Exercise 1.2: jobstats plot 2

See jobstats plot 2 below and answer these questions:

  • Did the job finish successfully?
  • How much cores should this user book?
  • Why?

jobstats plot 2

jobstats plot 2

Answer

The job did not finish successfully, the OUT_OF_MEMORY error indicites that.

How much cores the user should book is uncertain, we only know that it is more then currently used. One strategy is to double to amount of cores and finetune after a successful run.

Exercise 1.3: jobstats plot 3

  • See jobstats plot 3 below and answer these questions:
  • How much cores should this user book?
  • Why?

jobstats plot 3

jobstats plot 3

Answer

We don't know. The user uses all CPU power perfectly and there is enough memory available.

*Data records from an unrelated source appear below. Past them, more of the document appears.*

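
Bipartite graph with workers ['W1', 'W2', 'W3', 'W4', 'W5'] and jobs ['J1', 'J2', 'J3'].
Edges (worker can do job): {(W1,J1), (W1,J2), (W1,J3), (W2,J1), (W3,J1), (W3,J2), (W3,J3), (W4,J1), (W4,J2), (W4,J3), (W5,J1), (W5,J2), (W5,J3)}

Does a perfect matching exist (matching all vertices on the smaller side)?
Yes, perfect matching exists (size 3)

Perfect matching: {(W3,J2), (W4,J3), (W5,J1)}
All 3 vertices on the smaller side are matched.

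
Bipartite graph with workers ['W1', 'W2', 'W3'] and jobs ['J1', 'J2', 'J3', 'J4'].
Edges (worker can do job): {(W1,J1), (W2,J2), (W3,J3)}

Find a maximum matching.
Matching: {(W1,J1), (W2,J2), (W3,J3)}

Maximum matching (size 3):
  W1 → J1
  W2 → J2
  W3 → J3

Each worker is assigned to at most one job, and each job to at most one worker.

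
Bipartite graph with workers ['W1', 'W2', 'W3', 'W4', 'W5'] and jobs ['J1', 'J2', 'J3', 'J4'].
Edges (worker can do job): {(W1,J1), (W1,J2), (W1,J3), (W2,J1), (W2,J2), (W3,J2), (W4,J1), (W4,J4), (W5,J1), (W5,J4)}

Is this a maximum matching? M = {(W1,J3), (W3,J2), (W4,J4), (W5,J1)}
Yes, size 4 is maximum

Proposed matching has size 4.
Maximum matching size for this graph: 4.

This is a maximum matching.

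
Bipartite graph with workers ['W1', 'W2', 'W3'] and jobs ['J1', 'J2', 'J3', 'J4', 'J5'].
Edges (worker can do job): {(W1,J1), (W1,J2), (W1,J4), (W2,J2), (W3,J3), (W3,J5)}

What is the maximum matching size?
Maximum matching size = 3

Maximum matching: {(W1,J1), (W2,J2), (W3,J5)}
Size: 3

This assigns 3 workers to 3 distinct jobs.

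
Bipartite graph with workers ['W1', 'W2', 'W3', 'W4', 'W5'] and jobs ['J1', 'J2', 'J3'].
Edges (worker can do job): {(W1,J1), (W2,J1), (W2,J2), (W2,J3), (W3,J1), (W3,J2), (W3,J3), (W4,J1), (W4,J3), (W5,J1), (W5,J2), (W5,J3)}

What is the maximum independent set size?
Maximum independent set = 5

By König's theorem:
- Min vertex cover = Max matching = 3
- Max independent set = Total vertices - Min vertex cover
- Max independent set = 8 - 3 = 5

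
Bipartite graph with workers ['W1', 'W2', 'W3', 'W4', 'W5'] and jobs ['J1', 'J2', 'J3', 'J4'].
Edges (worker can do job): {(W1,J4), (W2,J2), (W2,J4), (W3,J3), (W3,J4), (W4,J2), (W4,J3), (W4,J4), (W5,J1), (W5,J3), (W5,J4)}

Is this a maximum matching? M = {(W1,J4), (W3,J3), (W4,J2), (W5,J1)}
Yes, size 4 is maximum

Proposed matching has size 4.
Maximum matching size for this graph: 4.

This is a maximum matching.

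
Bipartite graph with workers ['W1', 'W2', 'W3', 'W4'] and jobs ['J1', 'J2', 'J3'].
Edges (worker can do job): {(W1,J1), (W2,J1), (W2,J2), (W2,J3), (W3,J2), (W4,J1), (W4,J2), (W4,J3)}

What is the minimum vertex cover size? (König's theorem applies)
Minimum vertex cover size = 3

By König's theorem: in bipartite graphs,
min vertex cover = max matching = 3

Maximum matching has size 3, so minimum vertex cover also has size 3.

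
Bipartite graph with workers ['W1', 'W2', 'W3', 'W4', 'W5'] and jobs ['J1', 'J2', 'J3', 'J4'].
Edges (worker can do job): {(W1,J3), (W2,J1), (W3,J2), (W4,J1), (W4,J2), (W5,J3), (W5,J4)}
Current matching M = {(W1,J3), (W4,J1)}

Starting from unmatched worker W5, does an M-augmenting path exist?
Yes: W5 → J4

An M-augmenting path alternates non-matching / matching edges, starting and ending at unmatched vertices.
Path: W5 → J4
(J4 is unmatched in M, so the path is augmenting.)
Flipping edges along this path would increase |M| from 2 to 3.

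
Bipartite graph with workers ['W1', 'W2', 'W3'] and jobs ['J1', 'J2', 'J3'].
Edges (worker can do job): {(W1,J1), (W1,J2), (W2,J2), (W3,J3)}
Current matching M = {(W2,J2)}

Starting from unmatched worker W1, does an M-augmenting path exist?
Yes: W1 → J1

An M-augmenting path alternates non-matching / matching edges, starting and ending at unmatched vertices.
Path: W1 → J1
(J1 is unmatched in M, so the path is augmenting.)
Flipping edges along this path would increase |M| from 1 to 2.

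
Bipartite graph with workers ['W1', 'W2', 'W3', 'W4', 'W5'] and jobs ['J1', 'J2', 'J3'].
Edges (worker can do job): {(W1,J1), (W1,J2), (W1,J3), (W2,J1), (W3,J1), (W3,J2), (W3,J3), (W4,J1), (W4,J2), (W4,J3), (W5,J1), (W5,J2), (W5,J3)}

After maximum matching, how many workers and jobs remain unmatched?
Unmatched: 2 workers, 0 jobs

Maximum matching size: 3
Workers: 5 total, 3 matched, 2 unmatched
Jobs: 3 total, 3 matched, 0 unmatched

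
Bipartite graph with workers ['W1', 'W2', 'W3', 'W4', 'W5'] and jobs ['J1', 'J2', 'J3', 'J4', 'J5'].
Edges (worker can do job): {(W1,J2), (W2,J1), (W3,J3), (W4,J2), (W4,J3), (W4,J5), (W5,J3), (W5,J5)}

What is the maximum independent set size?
Maximum independent set = 6

By König's theorem:
- Min vertex cover = Max matching = 4
- Max independent set = Total vertices - Min vertex cover
- Max independent set = 10 - 4 = 6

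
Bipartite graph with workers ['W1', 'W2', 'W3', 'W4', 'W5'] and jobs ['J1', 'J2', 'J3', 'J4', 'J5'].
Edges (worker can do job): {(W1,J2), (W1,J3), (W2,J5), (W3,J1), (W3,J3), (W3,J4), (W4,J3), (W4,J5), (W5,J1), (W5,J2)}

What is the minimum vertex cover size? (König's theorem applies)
Minimum vertex cover size = 5

By König's theorem: in bipartite graphs,
min vertex cover = max matching = 5

Maximum matching has size 5, so minimum vertex cover also has size 5.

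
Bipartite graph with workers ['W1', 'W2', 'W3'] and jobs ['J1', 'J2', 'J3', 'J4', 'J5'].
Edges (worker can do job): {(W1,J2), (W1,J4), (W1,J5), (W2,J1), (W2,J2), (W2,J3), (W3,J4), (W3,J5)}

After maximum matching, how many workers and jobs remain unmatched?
Unmatched: 0 workers, 2 jobs

Maximum matching size: 3
Workers: 3 total, 3 matched, 0 unmatched
Jobs: 5 total, 3 matched, 2 unmatched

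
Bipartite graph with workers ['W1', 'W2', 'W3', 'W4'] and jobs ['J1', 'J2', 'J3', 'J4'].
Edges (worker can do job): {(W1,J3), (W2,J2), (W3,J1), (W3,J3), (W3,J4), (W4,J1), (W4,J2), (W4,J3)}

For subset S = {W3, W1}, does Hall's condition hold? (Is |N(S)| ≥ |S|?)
Yes: |N(S)| = 3, |S| = 2

Subset S = {W3, W1}
Neighbors N(S) = {J1, J3, J4}

|N(S)| = 3, |S| = 2
Hall's condition: |N(S)| ≥ |S| is satisfied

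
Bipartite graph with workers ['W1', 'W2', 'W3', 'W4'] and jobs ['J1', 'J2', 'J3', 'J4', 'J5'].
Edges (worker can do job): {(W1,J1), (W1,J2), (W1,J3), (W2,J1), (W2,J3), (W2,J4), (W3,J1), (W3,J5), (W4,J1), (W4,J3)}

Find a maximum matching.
Matching: {(W1,J2), (W2,J3), (W3,J5), (W4,J1)}

Maximum matching (size 4):
  W1 → J2
  W2 → J3
  W3 → J5
  W4 → J1

Each worker is assigned to at most one job, and each job to at most one worker.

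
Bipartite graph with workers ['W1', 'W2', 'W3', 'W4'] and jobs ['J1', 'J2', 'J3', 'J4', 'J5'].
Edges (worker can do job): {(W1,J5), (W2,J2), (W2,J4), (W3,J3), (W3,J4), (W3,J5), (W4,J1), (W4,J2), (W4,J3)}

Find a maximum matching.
Matching: {(W1,J5), (W2,J2), (W3,J4), (W4,J3)}

Maximum matching (size 4):
  W1 → J5
  W2 → J2
  W3 → J4
  W4 → J3

Each worker is assigned to at most one job, and each job to at most one worker.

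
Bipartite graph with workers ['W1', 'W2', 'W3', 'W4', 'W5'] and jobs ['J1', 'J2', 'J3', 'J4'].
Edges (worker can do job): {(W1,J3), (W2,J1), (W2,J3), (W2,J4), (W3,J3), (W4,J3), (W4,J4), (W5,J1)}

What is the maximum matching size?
Maximum matching size = 3

Maximum matching: {(W3,J3), (W4,J4), (W5,J1)}
Size: 3

This assigns 3 workers to 3 distinct jobs.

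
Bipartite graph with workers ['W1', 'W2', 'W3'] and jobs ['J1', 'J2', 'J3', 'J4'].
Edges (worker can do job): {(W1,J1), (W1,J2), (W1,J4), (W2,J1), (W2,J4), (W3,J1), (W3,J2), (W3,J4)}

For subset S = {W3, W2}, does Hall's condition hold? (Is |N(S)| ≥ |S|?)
Yes: |N(S)| = 3, |S| = 2

Subset S = {W3, W2}
Neighbors N(S) = {J1, J2, J4}

|N(S)| = 3, |S| = 2
Hall's condition: |N(S)| ≥ |S| is satisfied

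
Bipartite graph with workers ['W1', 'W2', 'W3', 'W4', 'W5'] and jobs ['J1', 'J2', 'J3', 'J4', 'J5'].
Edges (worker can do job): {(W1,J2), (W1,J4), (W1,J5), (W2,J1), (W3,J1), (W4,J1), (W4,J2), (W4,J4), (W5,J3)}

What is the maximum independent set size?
Maximum independent set = 6

By König's theorem:
- Min vertex cover = Max matching = 4
- Max independent set = Total vertices - Min vertex cover
- Max independent set = 10 - 4 = 6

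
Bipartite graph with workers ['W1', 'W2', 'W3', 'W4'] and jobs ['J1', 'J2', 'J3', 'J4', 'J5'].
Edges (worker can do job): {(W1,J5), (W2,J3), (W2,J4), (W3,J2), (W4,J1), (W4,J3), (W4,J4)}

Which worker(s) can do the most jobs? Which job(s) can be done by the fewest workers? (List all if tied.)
Most versatile: W4 (3 jobs); Least covered: J1, J2, J5 (1 workers)

Worker degrees (jobs they can do): W1:1, W2:2, W3:1, W4:3
Job degrees (workers who can do it): J1:1, J2:1, J3:2, J4:2, J5:1

Maximum worker degree is 3, achieved by: W4
Minimum job degree is 1, achieved by: J1, J2, J5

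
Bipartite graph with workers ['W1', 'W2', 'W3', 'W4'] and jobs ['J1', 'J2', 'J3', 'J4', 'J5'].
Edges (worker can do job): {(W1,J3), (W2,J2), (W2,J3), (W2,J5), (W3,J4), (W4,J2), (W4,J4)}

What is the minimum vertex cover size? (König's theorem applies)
Minimum vertex cover size = 4

By König's theorem: in bipartite graphs,
min vertex cover = max matching = 4

Maximum matching has size 4, so minimum vertex cover also has size 4.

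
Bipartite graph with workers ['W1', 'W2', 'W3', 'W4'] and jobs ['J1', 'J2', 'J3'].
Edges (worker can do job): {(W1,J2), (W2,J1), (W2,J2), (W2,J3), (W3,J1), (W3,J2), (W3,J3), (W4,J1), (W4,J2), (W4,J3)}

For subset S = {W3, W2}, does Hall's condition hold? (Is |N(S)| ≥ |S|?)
Yes: |N(S)| = 3, |S| = 2

Subset S = {W3, W2}
Neighbors N(S) = {J1, J2, J3}

|N(S)| = 3, |S| = 2
Hall's condition: |N(S)| ≥ |S| is satisfied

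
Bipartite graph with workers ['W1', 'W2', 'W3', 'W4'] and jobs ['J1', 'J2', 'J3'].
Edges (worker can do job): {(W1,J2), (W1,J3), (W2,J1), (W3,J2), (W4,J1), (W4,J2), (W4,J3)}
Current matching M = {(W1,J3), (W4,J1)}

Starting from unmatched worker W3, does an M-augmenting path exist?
Yes: W3 → J2

An M-augmenting path alternates non-matching / matching edges, starting and ending at unmatched vertices.
Path: W3 → J2
(J2 is unmatched in M, so the path is augmenting.)
Flipping edges along this path would increase |M| from 2 to 3.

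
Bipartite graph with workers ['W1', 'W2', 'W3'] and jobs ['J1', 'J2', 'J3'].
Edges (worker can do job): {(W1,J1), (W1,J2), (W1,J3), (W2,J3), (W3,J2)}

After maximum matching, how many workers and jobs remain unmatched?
Unmatched: 0 workers, 0 jobs

Maximum matching size: 3
Workers: 3 total, 3 matched, 0 unmatched
Jobs: 3 total, 3 matched, 0 unmatched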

The user may benefit from more CPUs, as the program may be CPU limited.

It may be that the program used is designed to use 20 CPUs maximally, hence scheduling 20 cores is perfect!

It may be that using 20 cores is a strategy of the user: using multiple cores always brings computational overhead and hence wasted CPU resources.

Exercise 1.4: jobstats plot 4

See jobstats plot 4 below and answer these questions:

  • How much cores should this user book?
  • Why?

jobstats plot 4

jobstats plot 4

Answer

This seems to be the cleanest example of using the algorithm to use computational resources efficiently: the user needs 2 cores for memory and adds 1 for safely. The job is not clearly CPU limited.

Exercise 2: creating a jobstats plot

We are going to create a jobstats plot. For that, we need a job to plot. Here we first look for a job, after which we plot it.

Answer

On Bianca, all projects are part of an independent, isolated virtual cluster, for security reasons. When working in a Bianca project, one cannot see anything of other projects.

Rackham does not have this: we can see all jobs submitted by all users. Hence, there are more visible jobs for us to look at.

  • Find a job that has finished successfully that took longer than one hour.
Answer

Use any of the code snippets, for example How do I find jobs that have finished and took longer than an hour?:

finishedjobinfo | grep -E "runtime.([0-9]-)?[0-9][1-9]"

Press CTRL-C to stop the process: it will take very long to finish.

Answer
jobstats --plot 12345678
Answer
eog bianca-sens1234-sens1234-12345678.png
  • Was that a job that was set up well? If not, how should it be setup? Why?
  • Does the quote at the start of this sessions ('If everyone would use our computational resources effectively, there would be no queue') apply to your job?